Additionally, if I refuse blessings or gifts offered to me and my family, I am refusing the opportunity for God to bless me through these people.  This one is so hard to accept.  When we found out that we were going to Mayo in Minnesota, so many people offered us either money or airline flights for the trip.  People that I rarely even talk to came forth in this.  I turned them all down.  Then my sister found my soft spot: she paid for a deep clean house cleaning.  She knew that I neither had the energy or the time to do my own housework.  What she didn’t know is that my usual cleaning goddess was out of state to care for her sick sister and couldn’t clean my house.  But, God knew that.  It’s harder to accept the “bigger ticket” things because we are not in the poor house.  Pride is also a factor.  So much so, that in even discussing this, I feel like I have a hand out asking for something.  What I need to work hard to remember is that God can well be using these people to bless us.  Someone else, out of the blue, approached me and offered us her ranch house for a weekend.  She didn’t say why.  She just did it.  I know why.
So, when I come back around to my original statement of not seeing God’s work lately in my life, I think it comes from a place of timidity.  I hesitate in saying that this is always God’s handiwork.  Why is that?  Why do I resist the idea that God would consistently work this way in my life?  Or maybe I am just scared of you getting tired of hearing the same thing over and over again.  I’ve talked several times already about how God has ministered to me through other people.  So, there is the guilt.  It stems from a refusal or hesitancy to openly, consistently, and gloriously proclaim God’s blessings as indeed divine.  I’m caring more about what you think than what God thinks.
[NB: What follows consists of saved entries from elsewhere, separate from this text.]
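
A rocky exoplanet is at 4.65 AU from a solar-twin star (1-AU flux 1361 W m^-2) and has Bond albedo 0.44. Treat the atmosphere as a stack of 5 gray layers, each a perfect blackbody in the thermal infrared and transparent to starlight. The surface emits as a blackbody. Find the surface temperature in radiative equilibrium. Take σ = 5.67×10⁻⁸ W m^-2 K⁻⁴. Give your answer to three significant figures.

175 K

Irradiance scales as 1/d², so S = 1361 W m^-2 × (1/4.65)² = 62.94 W m^-2.
Top-of-atmosphere balance: σT_e⁴ = S(1−α)/4 = 8.812 W m^-2 → T_e = 111.7 K.
Layer-by-layer balance gives σT_s⁴ = (N+1)σT_e⁴, so T_s = 6^¼·111.7 = 174.7 K.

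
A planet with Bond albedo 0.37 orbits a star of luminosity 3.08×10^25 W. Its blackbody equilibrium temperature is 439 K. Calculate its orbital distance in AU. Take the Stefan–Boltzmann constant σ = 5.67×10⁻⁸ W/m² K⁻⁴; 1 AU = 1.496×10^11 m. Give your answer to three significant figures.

0.0905 AU

Energy balance gives S = 4σT⁴/(1−α) = 13370 W/m².
Then d = [L/(4πS)]^(1/2) = 1.354×10^10 m, i.e. 0.09050 AU.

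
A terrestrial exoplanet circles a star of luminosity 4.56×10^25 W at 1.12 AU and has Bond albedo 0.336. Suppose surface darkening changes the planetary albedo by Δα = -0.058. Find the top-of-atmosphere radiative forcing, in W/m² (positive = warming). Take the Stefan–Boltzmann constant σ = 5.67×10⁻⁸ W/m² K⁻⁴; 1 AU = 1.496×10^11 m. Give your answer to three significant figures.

1.87 W/m²

Orbital distance: d = 1.12 AU = 1.676×10^11 m.
Spreading L over a sphere of radius d: S = 4.56×10^25/(4π·1.68×10^11²) = 129.3 W/m².
ΔF = −(S/4)Δα = −(129.3/4)×(-0.058) = 1.874 W/m².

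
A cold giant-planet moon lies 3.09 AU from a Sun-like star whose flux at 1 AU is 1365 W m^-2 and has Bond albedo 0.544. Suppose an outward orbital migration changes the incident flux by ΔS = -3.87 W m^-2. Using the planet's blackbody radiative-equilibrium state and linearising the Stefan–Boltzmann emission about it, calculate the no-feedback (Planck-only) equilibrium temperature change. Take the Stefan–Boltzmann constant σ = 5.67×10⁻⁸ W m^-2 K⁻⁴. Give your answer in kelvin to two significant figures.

-0.88 K

By the inverse-square law, S = 1365/3.09² = 143.0 W m^-2.
Reference equilibrium: T_e = [S(1−α)/(4σ)]^(1/4) = 130.2 K.
ΔF = Δ[S(1−α)]/4 = (1−0.544)·-3.87/4 = -0.4412 W m^-2.
Linearising σT⁴ gives d(σT⁴)/dT = 4σT_e³ = 0.5007 W m^-2 per K.
Hence the no-feedback warming is ΔF/(4σT_e³) = -0.881 K.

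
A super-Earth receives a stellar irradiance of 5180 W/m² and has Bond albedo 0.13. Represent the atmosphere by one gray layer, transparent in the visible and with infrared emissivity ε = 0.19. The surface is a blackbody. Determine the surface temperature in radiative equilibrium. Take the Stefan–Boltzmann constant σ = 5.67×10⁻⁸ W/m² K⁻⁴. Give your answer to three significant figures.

385 kelvin

The planet radiates to space at T_e = [S(1−α)/(4σ)]^(1/4) = 375.4 K.
For a single slab of emissivity ε, T_s⁴ = 2T_e⁴/(2−ε); thus T_s = 375.4·(1.105)^(1/4) = 384.9 K.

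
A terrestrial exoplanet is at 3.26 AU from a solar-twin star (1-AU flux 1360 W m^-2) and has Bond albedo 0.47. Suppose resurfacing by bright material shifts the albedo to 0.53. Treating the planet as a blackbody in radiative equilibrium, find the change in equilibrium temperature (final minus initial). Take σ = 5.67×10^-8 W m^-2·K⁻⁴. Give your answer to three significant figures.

Flux at the orbit: S = 1360/(3.26)² = 128.0 W m^-2.
Initial: T₁ = [S(1−0.47)/(4σ)]^(1/4) = 131.5 K.
With α = 0.53, T₂ = 127.6 K.
Change: 127.6 − 131.5 = -3.891 K.

-3.89 K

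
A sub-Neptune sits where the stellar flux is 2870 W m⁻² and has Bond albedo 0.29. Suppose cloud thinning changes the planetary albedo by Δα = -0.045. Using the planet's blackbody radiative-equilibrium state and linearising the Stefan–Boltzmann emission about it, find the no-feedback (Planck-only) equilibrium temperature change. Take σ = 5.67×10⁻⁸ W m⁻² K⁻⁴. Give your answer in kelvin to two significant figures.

4.9 K

Unperturbed T_e = [2870·(1−0.29)/(4σ)]^¼ = 307.9 K.
TOA radiative forcing: ΔF = −S·Δα/4 = −2870·(-0.045)/4 = 32.29 W m⁻².
The Planck feedback parameter is 4σT_e³ = 6.619 W m⁻²/K.
So ΔT₀ = 32.29/6.619 = 4.88 K.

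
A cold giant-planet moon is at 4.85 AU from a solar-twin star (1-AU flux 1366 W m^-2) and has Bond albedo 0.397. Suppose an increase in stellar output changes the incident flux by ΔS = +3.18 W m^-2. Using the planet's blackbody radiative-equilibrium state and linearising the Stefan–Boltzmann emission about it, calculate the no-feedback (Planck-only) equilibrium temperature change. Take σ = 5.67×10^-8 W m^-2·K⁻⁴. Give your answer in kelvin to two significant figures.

1.5 K

Flux at the orbit: S = 1366/(4.85)² = 58.07 W m^-2.
The baseline emission temperature is T_e = 111.5 K.
Only a fraction (1−α) is absorbed and it's spread over 4πR², so ΔF = (1−α)ΔS/4 = 0.4794 W m^-2.
Linearising σT⁴ gives d(σT⁴)/dT = 4σT_e³ = 0.3141 W m^-2 per K.
ΔT₀ = ΔF/λ_P = 0.4794/0.3141 = 1.53 K.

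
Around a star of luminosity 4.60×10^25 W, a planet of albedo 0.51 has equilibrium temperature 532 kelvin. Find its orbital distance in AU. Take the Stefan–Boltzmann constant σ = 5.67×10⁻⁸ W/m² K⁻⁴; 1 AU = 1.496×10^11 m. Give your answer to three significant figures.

0.0664 AU

Required flux: S = 4σT⁴/(1−α) = 37080 W/m².
S = L/(4πd²) → d = √(L/4πS) = √(4.60×10^25/(4π·37080)) = 9.936×10^9 m = 0.06642 AU.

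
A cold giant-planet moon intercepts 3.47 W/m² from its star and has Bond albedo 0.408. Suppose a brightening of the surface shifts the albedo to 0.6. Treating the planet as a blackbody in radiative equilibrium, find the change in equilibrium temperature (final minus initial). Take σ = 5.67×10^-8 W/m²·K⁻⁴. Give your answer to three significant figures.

Before: T₁ = [3.470·0.592/(4σ)]^(1/4) = 54.86 K.
With α = 0.6, T₂ = 49.74 K.
ΔT = T₂ − T₁ = -5.122 K.

-5.12 K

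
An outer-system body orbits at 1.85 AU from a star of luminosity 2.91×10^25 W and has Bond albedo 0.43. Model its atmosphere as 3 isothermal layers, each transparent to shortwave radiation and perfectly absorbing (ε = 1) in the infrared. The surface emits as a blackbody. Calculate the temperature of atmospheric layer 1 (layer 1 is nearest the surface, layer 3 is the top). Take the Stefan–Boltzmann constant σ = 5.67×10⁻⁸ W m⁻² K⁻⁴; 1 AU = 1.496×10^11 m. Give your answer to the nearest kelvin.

Orbital distance: d = 1.85 AU = 2.768×10^11 m.
S = L/(4πd²) = 30.23 W m⁻².
The effective emission temperature is T_e = [S(1−α)/(4σ)]^¼ = 93.36 K.
The net upward flux σT_e⁴ is constant between every pair of levels, so T_k⁴ = (N+1−k)T_e⁴.
T_1 = (3)^(1/4)·93.36 = 122.9 K.

123 K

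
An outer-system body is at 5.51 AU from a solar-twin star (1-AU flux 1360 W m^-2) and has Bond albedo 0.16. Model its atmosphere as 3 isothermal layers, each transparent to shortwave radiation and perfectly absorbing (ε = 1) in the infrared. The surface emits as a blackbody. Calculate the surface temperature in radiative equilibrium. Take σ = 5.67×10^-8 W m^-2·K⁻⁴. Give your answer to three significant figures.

161 K

Irradiance scales as 1/d², so S = 1360 W m^-2 × (1/5.51)² = 44.80 W m^-2.
OLR = S(1−α)/4 = 9.407 W m^-2; the top layer radiates at T_e = 113.5 K.
With N = 3 opaque layers, T_s = (N+1)^(1/4)·T_e = 4^(1/4)·113.5 = 160.5 K.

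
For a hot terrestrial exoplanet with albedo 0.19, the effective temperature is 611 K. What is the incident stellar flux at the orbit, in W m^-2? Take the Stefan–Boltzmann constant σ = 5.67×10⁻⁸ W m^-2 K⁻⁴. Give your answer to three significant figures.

39000 W m^-2

Invert the energy balance for S: S = 4σT⁴/(1−α).
σT⁴ = 5.67×10⁻⁸·(611)⁴ = 7902 W m^-2.
So S = 4×7902/(1−0.19) = 39020 W m^-2.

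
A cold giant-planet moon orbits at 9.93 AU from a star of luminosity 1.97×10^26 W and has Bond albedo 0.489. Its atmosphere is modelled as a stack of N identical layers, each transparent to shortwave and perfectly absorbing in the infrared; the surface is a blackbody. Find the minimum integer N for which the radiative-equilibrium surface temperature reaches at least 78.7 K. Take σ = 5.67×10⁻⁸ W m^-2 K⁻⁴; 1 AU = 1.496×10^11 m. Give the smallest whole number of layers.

2

d = 9.93 × 1.496×10^11 m = 1.486×10^12 m.
Spreading L over a sphere of radius d: S = 1.97×10^26/(4π·1.49×10^12²) = 7.104 W m^-2.
OLR = S(1−α)/4 = 0.9075 W m^-2; the top layer radiates at T_e = 63.25 K.
Need (N+1)T_e⁴ ≥ T_s⁴, i.e. N+1 ≥ (78.7/63.25)⁴ = 2.397.
So N ≥ 1.397; the smallest integer is N = 2.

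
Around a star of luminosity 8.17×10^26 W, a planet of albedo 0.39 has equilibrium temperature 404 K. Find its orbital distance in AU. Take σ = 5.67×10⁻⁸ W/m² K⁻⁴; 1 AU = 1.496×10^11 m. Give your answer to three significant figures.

Required flux: S = 4σT⁴/(1−α) = 9905 W/m².
Then d = [L/(4πS)]^(1/2) = 8.102×10^10 m, i.e. 0.5416 AU.

0.542 AU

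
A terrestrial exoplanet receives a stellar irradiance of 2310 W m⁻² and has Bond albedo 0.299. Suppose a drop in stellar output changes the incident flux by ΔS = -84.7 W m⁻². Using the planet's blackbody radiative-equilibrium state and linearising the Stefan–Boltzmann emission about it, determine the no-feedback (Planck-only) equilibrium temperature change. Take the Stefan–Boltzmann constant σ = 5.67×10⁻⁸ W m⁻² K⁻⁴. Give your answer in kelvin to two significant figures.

The baseline emission temperature is T_e = 290.7 K.
Only a fraction (1−α) is absorbed and it's spread over 4πR², so ΔF = (1−α)ΔS/4 = -14.84 W m⁻².
Linearising σT⁴ gives d(σT⁴)/dT = 4σT_e³ = 5.571 W m⁻² per K.
Hence the no-feedback warming is ΔF/(4σT_e³) = -2.66 K.

-2.7 K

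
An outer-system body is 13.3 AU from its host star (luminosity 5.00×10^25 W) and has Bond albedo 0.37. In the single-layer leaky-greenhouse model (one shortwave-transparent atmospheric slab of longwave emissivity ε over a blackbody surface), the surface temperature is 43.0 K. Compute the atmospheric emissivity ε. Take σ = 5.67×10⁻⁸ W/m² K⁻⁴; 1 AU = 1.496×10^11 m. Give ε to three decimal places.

d = 13.3 × 1.496×10^11 m = 1.990×10^12 m.
Spreading L over a sphere of radius d: S = 5.00×10^25/(4π·1.99×10^12²) = 1.005 W/m².
TOA balance gives T_e = 40.88 K.
Since (2−ε)/2 = (T_e/T_s)⁴ = 0.8166, ε = 0.3668.

0.367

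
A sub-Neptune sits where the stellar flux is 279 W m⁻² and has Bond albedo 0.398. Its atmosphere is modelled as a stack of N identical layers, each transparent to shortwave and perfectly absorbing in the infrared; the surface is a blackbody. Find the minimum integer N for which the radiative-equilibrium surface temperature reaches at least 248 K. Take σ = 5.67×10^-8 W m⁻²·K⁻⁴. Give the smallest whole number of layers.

5

OLR = S(1−α)/4 = 41.99 W m⁻²; the top layer radiates at T_e = 165.0 K.
T_s = (N+1)^(1/4)·T_e ≥ 248 K requires N+1 ≥ (T_s/T_e)⁴ = (248/165.0)⁴ = 5.108.
The minimum whole number is N = 5.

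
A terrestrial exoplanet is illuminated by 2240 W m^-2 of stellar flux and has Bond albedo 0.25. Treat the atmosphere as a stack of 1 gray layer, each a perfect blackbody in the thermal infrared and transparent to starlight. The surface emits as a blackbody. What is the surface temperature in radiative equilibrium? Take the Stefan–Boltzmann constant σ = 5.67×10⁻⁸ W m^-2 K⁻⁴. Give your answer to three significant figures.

OLR = S(1−α)/4 = 420.0 W m^-2; the top layer radiates at T_e = 293.4 K.
With N = 1 opaque layers, T_s = (N+1)^(1/4)·T_e = 2^(1/4)·293.4 = 348.9 K.

349 K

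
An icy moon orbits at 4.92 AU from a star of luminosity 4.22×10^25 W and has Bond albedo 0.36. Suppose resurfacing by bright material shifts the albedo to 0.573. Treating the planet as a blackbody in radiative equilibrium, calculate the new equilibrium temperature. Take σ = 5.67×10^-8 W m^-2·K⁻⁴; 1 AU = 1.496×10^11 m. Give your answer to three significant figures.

58.4 K

d = 4.92 × 1.496×10^11 m = 7.360×10^11 m.
S = L/(4πd²) = 6.199 W m^-2.
T₂ = [S(1−α₂)/(4σ)]^(1/4) = [6.199·0.427/(4σ)]^(1/4) = 58.45 K.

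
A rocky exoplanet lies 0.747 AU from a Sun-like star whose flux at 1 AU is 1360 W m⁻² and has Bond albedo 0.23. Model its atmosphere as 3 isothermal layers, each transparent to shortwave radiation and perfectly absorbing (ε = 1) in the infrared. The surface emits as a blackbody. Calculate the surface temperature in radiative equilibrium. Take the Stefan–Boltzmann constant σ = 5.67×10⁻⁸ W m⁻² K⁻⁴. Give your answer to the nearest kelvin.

By the inverse-square law, S = 1360/0.747² = 2437 W m⁻².
The effective emission temperature is T_e = [S(1−α)/(4σ)]^¼ = 301.6 K.
For an N-layer opaque stack, T_s⁴ = (N+1)T_e⁴, hence T_s = (4)^(1/4)×301.6 K = 426.5 K.

427 kelvin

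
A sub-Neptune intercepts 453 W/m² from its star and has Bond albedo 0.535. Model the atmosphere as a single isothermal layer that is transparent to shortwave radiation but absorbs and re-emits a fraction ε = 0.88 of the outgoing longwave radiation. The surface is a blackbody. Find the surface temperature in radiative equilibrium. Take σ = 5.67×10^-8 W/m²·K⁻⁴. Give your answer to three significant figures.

202 K

Effective emission temperature (TOA balance): σT_e⁴ = S(1−α)/4 = 52.66 W/m² → T_e = 174.6 K.
For a single slab of emissivity ε, T_s⁴ = 2T_e⁴/(2−ε); thus T_s = 174.6·(1.786)^(1/4) = 201.8 K.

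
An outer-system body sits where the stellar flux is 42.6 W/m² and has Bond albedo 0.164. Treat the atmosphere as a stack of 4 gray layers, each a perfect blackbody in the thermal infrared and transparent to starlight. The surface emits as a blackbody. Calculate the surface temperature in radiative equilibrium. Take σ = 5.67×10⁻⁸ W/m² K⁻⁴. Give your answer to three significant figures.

167 K

OLR = S(1−α)/4 = 8.903 W/m²; the top layer radiates at T_e = 111.9 K.
Layer-by-layer balance gives σT_s⁴ = (N+1)σT_e⁴, so T_s = 5^¼·111.9 = 167.4 K.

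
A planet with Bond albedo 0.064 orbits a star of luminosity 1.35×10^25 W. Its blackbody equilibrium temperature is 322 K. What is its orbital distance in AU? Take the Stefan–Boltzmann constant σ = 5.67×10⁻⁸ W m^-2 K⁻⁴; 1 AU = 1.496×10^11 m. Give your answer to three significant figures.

Required flux: S = 4σT⁴/(1−α) = 2605 W m^-2.
From L = 4πd²S, d = √(1.35×10^25/(4π·2605)) = 2.031×10^10 m = 0.1357 AU.

0.136 AU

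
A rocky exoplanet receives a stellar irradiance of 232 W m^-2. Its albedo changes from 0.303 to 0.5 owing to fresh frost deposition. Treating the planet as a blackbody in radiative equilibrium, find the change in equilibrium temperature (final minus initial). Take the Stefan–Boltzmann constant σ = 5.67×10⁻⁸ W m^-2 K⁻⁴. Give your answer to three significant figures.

-13.0 K

Before: T₁ = [232.0·0.697/(4σ)]^(1/4) = 163.4 K.
After:  T₂ = [232.0·0.5/(4σ)]^(1/4) = 150.4 K.
ΔT = T₂ − T₁ = -13.02 K.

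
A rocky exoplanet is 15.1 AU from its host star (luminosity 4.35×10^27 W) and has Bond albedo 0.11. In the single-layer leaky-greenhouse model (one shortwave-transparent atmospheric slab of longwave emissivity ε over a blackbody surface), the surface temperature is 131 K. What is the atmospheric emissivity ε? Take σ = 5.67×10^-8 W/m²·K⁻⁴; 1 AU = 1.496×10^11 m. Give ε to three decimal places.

d = 15.1 × 1.496×10^11 m = 2.259×10^12 m.
Spreading L over a sphere of radius d: S = 4.35×10^27/(4π·2.26×10^12²) = 67.84 W/m².
TOA balance gives T_e = 127.7 K.
T_s⁴ = T_e⁴·2/(2−ε) → ε = 2 − 2(T_e/T_s)⁴ = 2 − 2·(127.7/131)⁴ = 0.1922.

0.192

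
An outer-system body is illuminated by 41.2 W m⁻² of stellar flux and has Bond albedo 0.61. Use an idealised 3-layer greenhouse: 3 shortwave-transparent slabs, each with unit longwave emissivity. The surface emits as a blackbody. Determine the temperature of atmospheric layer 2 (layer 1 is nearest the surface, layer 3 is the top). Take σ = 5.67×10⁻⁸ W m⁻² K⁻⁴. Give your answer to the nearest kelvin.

109 K

OLR = S(1−α)/4 = 4.017 W m⁻²; the top layer radiates at T_e = 91.74 K.
In the N-layer model, layer k (counted from the surface) has T_k = (N+1−k)^(1/4)·T_e.
With k = 2: T_2 = (3+1−2)^¼·91.74 K = 109.1 K.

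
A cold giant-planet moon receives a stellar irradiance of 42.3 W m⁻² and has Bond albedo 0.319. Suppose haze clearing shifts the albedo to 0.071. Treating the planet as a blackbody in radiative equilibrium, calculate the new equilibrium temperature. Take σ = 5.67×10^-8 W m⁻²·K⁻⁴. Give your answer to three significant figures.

New equilibrium: T₂ = [(1−0.071)·42.30/(4σ)]^(1/4) = 114.7 K.

115 K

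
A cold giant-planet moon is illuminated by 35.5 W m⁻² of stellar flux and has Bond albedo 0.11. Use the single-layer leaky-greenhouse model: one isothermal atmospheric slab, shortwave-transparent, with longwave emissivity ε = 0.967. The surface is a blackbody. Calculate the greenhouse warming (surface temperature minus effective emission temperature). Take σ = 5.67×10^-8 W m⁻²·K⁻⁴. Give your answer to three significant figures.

At the top of the atmosphere, σT_e⁴ = S(1−α)/4 = 7.899 W m⁻², giving T_e = 108.6 K.
The surface balance (absorbed SW + ε·downward IR = σT_s⁴) with T_a⁴ = T_s⁴/2 reduces to T_s = T_e·[2/(2−ε)]^¼ = 128.2 K.
The atmosphere warms the surface by 19.51 K.

19.5 K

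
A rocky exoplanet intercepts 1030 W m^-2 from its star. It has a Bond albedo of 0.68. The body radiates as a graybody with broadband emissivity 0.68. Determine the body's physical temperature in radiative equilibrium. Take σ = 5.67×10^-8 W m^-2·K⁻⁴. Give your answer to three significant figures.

Absorbed flux (global mean): S(1−α)/4 = 1030·0.32/4 = 82.40 W m^-2.
Radiative balance εσT⁴ = 82.40 gives T = [82.40/(0.68·σ)]^(1/4) = 215.0 K.

215 K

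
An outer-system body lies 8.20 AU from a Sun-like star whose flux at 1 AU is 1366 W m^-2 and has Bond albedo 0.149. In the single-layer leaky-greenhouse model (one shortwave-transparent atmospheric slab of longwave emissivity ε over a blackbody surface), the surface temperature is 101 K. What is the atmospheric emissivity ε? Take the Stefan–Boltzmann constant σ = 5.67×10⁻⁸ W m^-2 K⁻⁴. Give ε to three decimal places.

0.535

Flux at the orbit: S = 1366/(8.20)² = 20.32 W m^-2.
TOA balance gives T_e = 93.44 K.
Inverting T_s⁴ = 2T_e⁴/(2−ε): (T_e/T_s)⁴ = 0.7325, so ε = 2(1 − 0.7325) = 0.5349.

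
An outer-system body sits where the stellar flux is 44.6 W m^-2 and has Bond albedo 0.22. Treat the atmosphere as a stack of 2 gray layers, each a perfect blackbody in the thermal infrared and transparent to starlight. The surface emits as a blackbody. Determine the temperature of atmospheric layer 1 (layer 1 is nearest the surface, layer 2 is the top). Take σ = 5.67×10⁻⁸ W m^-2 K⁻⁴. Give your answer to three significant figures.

Top-of-atmosphere balance: σT_e⁴ = S(1−α)/4 = 8.697 W m^-2 → T_e = 111.3 K.
Each opaque layer satisfies 2T_j⁴ = T_{j−1}⁴ + T_{j+1}⁴, giving T_k⁴ = (N+1−k)T_e⁴.
T_1 = (2)^(1/4)·111.3 = 132.3 K.

132 kelvin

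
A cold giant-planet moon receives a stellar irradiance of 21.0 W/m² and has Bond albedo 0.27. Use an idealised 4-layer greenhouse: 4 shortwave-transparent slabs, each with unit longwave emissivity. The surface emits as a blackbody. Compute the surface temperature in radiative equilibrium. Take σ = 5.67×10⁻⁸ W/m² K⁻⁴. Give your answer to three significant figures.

136 K

OLR = S(1−α)/4 = 3.833 W/m²; the top layer radiates at T_e = 90.67 K.
Layer-by-layer balance gives σT_s⁴ = (N+1)σT_e⁴, so T_s = 5^¼·90.67 = 135.6 K.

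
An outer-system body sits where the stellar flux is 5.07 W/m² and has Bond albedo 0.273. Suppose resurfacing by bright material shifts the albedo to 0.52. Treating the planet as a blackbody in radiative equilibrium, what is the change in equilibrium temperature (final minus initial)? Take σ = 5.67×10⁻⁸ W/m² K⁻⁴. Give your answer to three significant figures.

Before: T₁ = [5.070·0.727/(4σ)]^(1/4) = 63.49 K.
Final:   T₂ = [S(1−0.52)/(4σ)]^(1/4) = 57.23 K.
ΔT = T₂ − T₁ = -6.259 K.

-6.26 K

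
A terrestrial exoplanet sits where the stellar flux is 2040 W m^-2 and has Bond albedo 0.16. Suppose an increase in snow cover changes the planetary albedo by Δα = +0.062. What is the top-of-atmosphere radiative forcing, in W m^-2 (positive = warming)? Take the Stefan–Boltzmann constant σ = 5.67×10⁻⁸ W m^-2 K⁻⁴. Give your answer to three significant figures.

-31.6 W m^-2

The change in absorbed flux is Δ[S(1−α)/4] = −SΔα/4 = -31.62 W m^-2.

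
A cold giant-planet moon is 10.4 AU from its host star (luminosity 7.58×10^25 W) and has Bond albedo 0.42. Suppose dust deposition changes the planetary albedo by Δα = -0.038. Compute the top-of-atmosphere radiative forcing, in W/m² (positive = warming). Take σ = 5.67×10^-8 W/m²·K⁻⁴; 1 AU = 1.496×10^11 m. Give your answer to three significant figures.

Orbital distance: d = 10.4 AU = 1.556×10^12 m.
Spreading L over a sphere of radius d: S = 7.58×10^25/(4π·1.56×10^12²) = 2.492 W/m².
The change in absorbed flux is Δ[S(1−α)/4] = −SΔα/4 = 0.02367 W/m².

0.0237 W/m²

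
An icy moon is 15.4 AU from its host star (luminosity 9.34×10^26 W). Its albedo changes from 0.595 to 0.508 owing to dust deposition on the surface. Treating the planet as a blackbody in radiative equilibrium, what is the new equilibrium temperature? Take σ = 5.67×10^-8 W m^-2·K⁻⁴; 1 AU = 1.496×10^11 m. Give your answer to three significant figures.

Orbital distance: d = 15.4 AU = 2.304×10^12 m.
Spreading L over a sphere of radius d: S = 9.34×10^26/(4π·2.30×10^12²) = 14.00 W m^-2.
T₂ = [S(1−α₂)/(4σ)]^(1/4) = [14.00·0.492/(4σ)]^(1/4) = 74.24 K.

74.2 K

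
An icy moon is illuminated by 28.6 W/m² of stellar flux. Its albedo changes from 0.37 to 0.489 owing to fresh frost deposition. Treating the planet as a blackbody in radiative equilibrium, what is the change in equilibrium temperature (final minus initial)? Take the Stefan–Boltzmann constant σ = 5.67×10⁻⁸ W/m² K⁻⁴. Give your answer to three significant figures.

Initial: T₁ = [S(1−0.37)/(4σ)]^(1/4) = 94.41 K.
With α = 0.489, T₂ = 89.60 K.
ΔT = T₂ − T₁ = -4.814 K.

-4.81 kelvin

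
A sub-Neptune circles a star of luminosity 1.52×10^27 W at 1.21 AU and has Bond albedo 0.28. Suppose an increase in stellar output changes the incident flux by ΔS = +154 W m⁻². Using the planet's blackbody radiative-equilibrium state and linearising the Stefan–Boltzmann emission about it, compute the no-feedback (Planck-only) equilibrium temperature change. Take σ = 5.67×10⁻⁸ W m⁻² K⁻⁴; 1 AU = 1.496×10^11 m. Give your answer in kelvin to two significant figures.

3.4 kelvin

d = 1.21 × 1.496×10^11 m = 1.810×10^11 m.
S = L/(4πd²) = 3691 W m⁻².
Reference equilibrium: T_e = [S(1−α)/(4σ)]^(1/4) = 329.0 K.
ΔF = Δ[S(1−α)]/4 = (1−0.28)·+154/4 = 27.72 W m⁻².
Linearising σT⁴ gives d(σT⁴)/dT = 4σT_e³ = 8.078 W m⁻² per K.
So ΔT₀ = 27.72/8.078 = 3.43 K.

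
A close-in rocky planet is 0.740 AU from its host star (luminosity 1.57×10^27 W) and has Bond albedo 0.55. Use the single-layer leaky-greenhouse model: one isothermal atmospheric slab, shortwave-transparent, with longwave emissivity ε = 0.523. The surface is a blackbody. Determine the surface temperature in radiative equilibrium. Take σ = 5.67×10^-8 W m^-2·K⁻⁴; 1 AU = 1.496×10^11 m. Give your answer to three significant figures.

Orbital distance: d = 0.740 AU = 1.107×10^11 m.
Flux at the orbit: S = L/(4πd²) = 1.57×10^27/(4π·(1.11×10^11)²) = 10190 W m^-2.
At the top of the atmosphere, σT_e⁴ = S(1−α)/4 = 1147 W m^-2, giving T_e = 377.1 K.
Surface balance with a leaky layer gives σT_s⁴ = σT_e⁴·2/(2−ε), so T_s = T_e·[2/(2−0.523)]^(1/4) = 406.8 K.

407 K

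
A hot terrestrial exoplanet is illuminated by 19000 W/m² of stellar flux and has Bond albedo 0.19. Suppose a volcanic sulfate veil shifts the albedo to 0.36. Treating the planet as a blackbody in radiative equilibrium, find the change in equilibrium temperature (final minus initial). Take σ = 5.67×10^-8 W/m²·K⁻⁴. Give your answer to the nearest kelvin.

-29 kelvin

Initial: T₁ = [S(1−0.19)/(4σ)]^(1/4) = 510.4 K.
Final:   T₂ = [S(1−0.36)/(4σ)]^(1/4) = 481.2 K.
Change: 481.2 − 510.4 = -29.19 K.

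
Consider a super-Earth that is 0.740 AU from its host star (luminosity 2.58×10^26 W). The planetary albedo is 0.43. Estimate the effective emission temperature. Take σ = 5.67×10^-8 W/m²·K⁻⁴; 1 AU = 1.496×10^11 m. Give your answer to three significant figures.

255 K

d = 0.740 × 1.496×10^11 m = 1.107×10^11 m.
Spreading L over a sphere of radius d: S = 2.58×10^26/(4π·1.11×10^11²) = 1675 W/m².
Averaging over the sphere, the absorbed flux is S(1−α)/4 = 238.7 W/m².
Balancing against σT⁴: T = (238.7/5.67×10⁻⁸)^(1/4) = 254.7 K.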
It is time to repent!  My dear family, sisters, prayer warriors, and friends, you have most assuredly been used!  God uses you to minister to and to bless me and my family through your continuous, thoughtful, and specific prayers.  God uses you to generously bless us emotionally, spiritually, and materially and in ways I never thought of.  God uses you to teach me humility.  God uses you to show me his lovingkindness and steadfast faithfulness.  Thank you.